Carlos shook his head at first, and then nodded. "I didn't even know you smoked."

"Only on verra special occasions, my man." He conjured two thin cheroots from a plastic pouch and clipped the tip off both. They lit and inhaled smoothly, enjoying the thick, sweet aroma. "About six months ago, I can remember being upset that we hadn't brought along a Kodiak bear or a mountain lion."
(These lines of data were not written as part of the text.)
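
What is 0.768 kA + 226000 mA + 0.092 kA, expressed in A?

In A:
  0.768 kA = 0.768e3 A = 768
  226000 mA = 226000e-3 A = 226
  0.092 kA = 0.092e3 A = 92
Sum: 768 + 226 + 92 = 1086

1086 A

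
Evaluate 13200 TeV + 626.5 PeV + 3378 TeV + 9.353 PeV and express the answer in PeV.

In PeV:
  13200 TeV = 13200 × 10^-3 PeV = 13.2
  626.5 PeV → 626.5
  3378 TeV = 3378 × 10^-3 PeV = 3.378
  9.353 PeV → 9.353
Sum: 13.2 + 626.5 + 3.378 + 9.353 = 652.431

652.431 PeV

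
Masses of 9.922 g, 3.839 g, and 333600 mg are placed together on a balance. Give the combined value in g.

347.361 g

In g:
  9.922 g → 9.922
  3.839 g → 3.839
  333600 mg = 333600 × 10⁻³ g = 333.6
Sum: 9.922 + 3.839 + 333.6 = 347.361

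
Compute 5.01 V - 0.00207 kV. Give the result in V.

In V:
  5.01 V → 5.01
  0.00207 kV = 0.00207 × 10³ V = 2.07
Difference: 5.01 - 2.07 = 2.94

2.94 V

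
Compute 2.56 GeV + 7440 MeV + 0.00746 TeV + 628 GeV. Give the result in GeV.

645.46 GeV

In GeV:
  2.56 GeV → 2.56
  7440 MeV = 7440e-3 GeV = 7.44
  0.00746 TeV = 0.00746e3 GeV = 7.46
  628 GeV → 628
Sum: 2.56 + 7.44 + 7.46 + 628 = 645.46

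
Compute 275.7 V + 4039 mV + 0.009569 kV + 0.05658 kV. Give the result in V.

345.888 V

In V:
  275.7 V → 275.7
  4039 mV = 4039e-3 V = 4.039
  0.009569 kV = 0.009569e3 V = 9.569
  0.05658 kV = 0.05658e3 V = 56.58
Sum: 275.7 + 4.039 + 9.569 + 56.58 = 345.888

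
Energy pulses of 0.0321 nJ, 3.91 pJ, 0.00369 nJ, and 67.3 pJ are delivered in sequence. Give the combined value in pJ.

107 pJ

In pJ:
  0.0321 nJ = 0.0321 × 10³ pJ = 32.1
  3.91 pJ → 3.91
  0.00369 nJ = 0.00369 × 10³ pJ = 3.69
  67.3 pJ → 67.3
Sum: 32.1 + 3.91 + 3.69 + 67.3 = 107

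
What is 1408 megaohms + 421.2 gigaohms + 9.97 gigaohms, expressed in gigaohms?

In gigaohms:
  1408 megaohms = 1408 × 10⁻³ gigaohms = 1.408
  421.2 gigaohms → 421.2
  9.97 gigaohms → 9.97
Sum: 1.408 + 421.2 + 9.97 = 432.578

432.578 gigaohms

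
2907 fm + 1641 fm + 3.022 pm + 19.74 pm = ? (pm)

27.31 pm

In pm:
  2907 fm = 2907e-3 pm = 2.907
  1641 fm = 1641e-3 pm = 1.641
  3.022 pm → 3.022
  19.74 pm → 19.74
Sum: 2.907 + 1.641 + 3.022 + 19.74 = 27.31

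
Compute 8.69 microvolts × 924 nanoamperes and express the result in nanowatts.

8.69 × 10⁻⁶ × 924 × 10⁻⁹ = 8029.56 × 10⁻¹⁵ W

0.00802956 nanowatts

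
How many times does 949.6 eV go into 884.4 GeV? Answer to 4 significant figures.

(884.4 × 10⁹) / (949.6) = 0.93134 × 10⁹

931300000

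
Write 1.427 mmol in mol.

milli = 1e-3, (no prefix) = 1e0; factor is 1e-3.
1.427 × 1e-3 = 0.001427

0.001427 mol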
"Well, your wish sure came true."

"Yeah—in spades. No offense, heh heh..." Cadmann leaned back against his bedroll and exhaled a long, fragrant stream. "No. I wondered if I was a little off my nut about that. Look around us. Know what I see?"

"What?"

"Survivors. We came, most of us, because life was too easy on Earth, but it was still a guided vacation. There were the colonists, and the crew. And me, Great White Hunter, professional killer. My God, most of them felt safe. That attitude would have been passed on to the children, and their children. And if something like this had happened in two generations instead of right now, our grandchildren might not have been able to handle it at all. So we've lost a few people, and they weren't dead weight, don't get me wrong—but the ones who are left are true pioneers, not tourists. Fighting for their wives and husbands and children, and their future."

Carlos nodded soberly. "I can see what you mean."

"I figured you would. And I couldn't sit here and tell you that I'm sorry it happened."

"Even with the death... ?"

"Everybody dies. The obstetrician slaps you on the ass with one hand and hands you a postdated death certificate with the other. What's important is that our children have a better chance. It's always been about the children. Always. Women have never loved being kept from education and treated as second-class citizens. Men have never enjoyed having their balls shot off in wars. Men and women didn't fall into their roles accidentally, and each side doesn't hate the other. It happened because for a thousand generations, that was the best way we knew to build a civilization, to build a better future for our children. The industrial revolution doomed slavery—racial, sexual, social. Civilization is worth fighting for."

Cadmann seemed more at peace than Carlos had ever seen him. And why not? Vindicated, loved, appreciated. Involved in the work he was born for. Regardless of what happened from this point forward, the work that Cadmann had done would earn him respect and honor for the rest of his life.

Cadmann was the Colony's only real warrior, but with luck, he could teach the rest of them to be soldiers.

"Here." Cadmann opened a flask and handed it to Carlos. It was strong, unwatered whiskey. Carlos sputtered, but didn't lose a drop. "You'd better not. Probably the most valuable thing in the known universe. Two-hundred-year-old Scotch."

"Salud. " Carlos felt the sweet liquid fire flowing down his throat.

"Jesus, that's good."

"Unfortunately, that's all there is."

"Yeah. Things could be a lot better." Sadness clouded his face as he drew deeply on his cigar, but he relaxed as he exhaled a misty wreath around the lamp. "But do you know something?"

"What?"

"Compadre, they have been a hell of a lot worse."

Chapter 22

THE LAST GRENDEL

The difference between a good man and a bad one is the choice of cause.

WILLIAM JAMES

Number six was the last. All the other bolt-holes had been all the other underground rivers mapped. If there was another grendel left on Avalon, it had no interest in blood, no fear of hydrostatic shock. It never turned on its supercharger at night, when Geographic's thermal scan dissected every square meter of the island.